Outer Joins • SELECT columns FROM Table1 LEFT JOIN Table2 ON equality_test [WHERE|GROUP BY|etc.] • Example: • mysql> SELECT Donor.name, Donation.donationid FROM Donor LEFT JOIN Donation ON Donor.donorid = Donation.donorid;
Outer Joins • An outer join will Null fill any columns from Table2 where the ON statement doesn’t match. • (1, “Bob”, “123 St.”, 8, 50.00, 1) • (2, “Sue”, “456 Pl.”, 19, 175.00, 2) • (3, “Joe”, “789 Rd.”, NULL, NULL, NULL) • If a tuple from Table1 can be joined with any tuple from Table2, it will not be Null filled.

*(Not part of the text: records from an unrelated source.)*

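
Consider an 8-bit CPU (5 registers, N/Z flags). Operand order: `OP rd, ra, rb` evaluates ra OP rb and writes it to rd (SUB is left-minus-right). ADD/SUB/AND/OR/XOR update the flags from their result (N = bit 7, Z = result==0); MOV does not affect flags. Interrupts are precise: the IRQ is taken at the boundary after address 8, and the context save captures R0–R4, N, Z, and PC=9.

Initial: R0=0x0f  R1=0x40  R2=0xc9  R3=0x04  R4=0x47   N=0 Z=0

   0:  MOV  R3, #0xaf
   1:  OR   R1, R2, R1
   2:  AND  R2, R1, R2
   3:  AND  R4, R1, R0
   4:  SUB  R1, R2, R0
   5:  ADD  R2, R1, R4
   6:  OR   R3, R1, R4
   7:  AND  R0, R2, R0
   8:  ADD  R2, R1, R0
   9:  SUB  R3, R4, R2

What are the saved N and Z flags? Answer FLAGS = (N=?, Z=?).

FLAGS = (N=1, Z=0)

after  0: R0=0x0f R1=0x40 R2=0xc9 R3=0xaf R4=0x47  N=0 Z=0
after  1: R0=0x0f R1=0xc9 R2=0xc9 R3=0xaf R4=0x47  N=1 Z=0
after  2: R0=0x0f R1=0xc9 R2=0xc9 R3=0xaf R4=0x47  N=1 Z=0
after  3: R0=0x0f R1=0xc9 R2=0xc9 R3=0xaf R4=0x09  N=0 Z=0
after  4: R0=0x0f R1=0xba R2=0xc9 R3=0xaf R4=0x09  N=1 Z=0
after  5: R0=0x0f R1=0xba R2=0xc3 R3=0xaf R4=0x09  N=1 Z=0
after  6: R0=0x0f R1=0xba R2=0xc3 R3=0xbb R4=0x09  N=1 Z=0
after  7: R0=0x03 R1=0xba R2=0xc3 R3=0xbb R4=0x09  N=0 Z=0
after  8: R0=0x03 R1=0xba R2=0xbd R3=0xbb R4=0x09  N=1 Z=0
-- IRQ taken; context saved, return-PC = 9 --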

Outer Joins • What if we want to know which Donors have not made any Donations? • mysql> SELECT Donor.name, Donation.amount FROM Donor LEFT JOIN Donation ON Donor.donorid = Donation.donorid WHERE Donation.amount IS NULL;
A Lot of Typing • SELECT Donor.name, SUM(Donation.amount), Processor.name FROM Donor LEFT JOIN Donation ON Donor.donorid = Donation.donorid LEFT JOIN Processor ON Donation.processorid = Processor.processorid GROUP BY Donor.donorid
Less Typing with Aliases • You can give your Tables nicknames: • SELECT Dr.name, SUM(Dn.amount), P.name FROM Donor AS Dr LEFT JOIN Donation AS Dn ON Dr.donorid = Dn.donorid LEFT JOIN Processor AS P ON Dn.processorid = P.processorid GROUP BY Dr.donorid
Renaming Output • You can give your selected columns nicknames too • SELECT Donor.name, SUM(Donation.amount) AS total, Processor.name FROM Donor LEFT JOIN Donation ON Donor.donorid = Donation.donorid LEFT JOIN ON Processor ON Donation.processorid = Processor.processorid GROUP BY Donor.donorid ORDER BY total • You can’t always use aggregate functions in your ORDER BY, and you can’t always use them in your HAVING clause
Joining to Other Databases • Sometimes you may want to share a database with other databases • Example: You have a “Users” database that is shared between two applications, each of which has its own database. • SELECT C.name, CN.nickname FROM Users.Customer AS C, CustomerNickname AS CN WHERE C.customerid = CN.customerid;
SQL Functions • MySQL provides a lot of functions to munge the results of a query • Example, returning a date • SELECT date FROM Donation WHERE donationid=1; • 2004-10-14 15:52:08 • Not very “pretty” for a user to see
SQL Functions • Use the FORMAT_DATE() function instead! • SELECT FORMAT_DATE(date, “%m/%d/%y”) FROM Donation WHERE donationid=1; • 10/13/04 • Prettier! • SELECT FORMAT_DATE(date, “%M %D, %Y”) FROM Donation WHERE donationid=1; • October 13th, 2004
Example using functions • Return a nicely formatted list of donation dates made in the last 10 days • mysql> SELECT DATE_FORMAT(date, ‘%m/%d/%Y’) FROM Donation WHERE date > DATE_SUB(NOW(), INTERVAL 10 DAY);
Practice: Joining Tables mysql> SOURCE non-profit.sql • Who Processed the most Donations? • Which Donors have made no Donations? • Which Division received the most money? • Which Donor gave the most to Healthcare?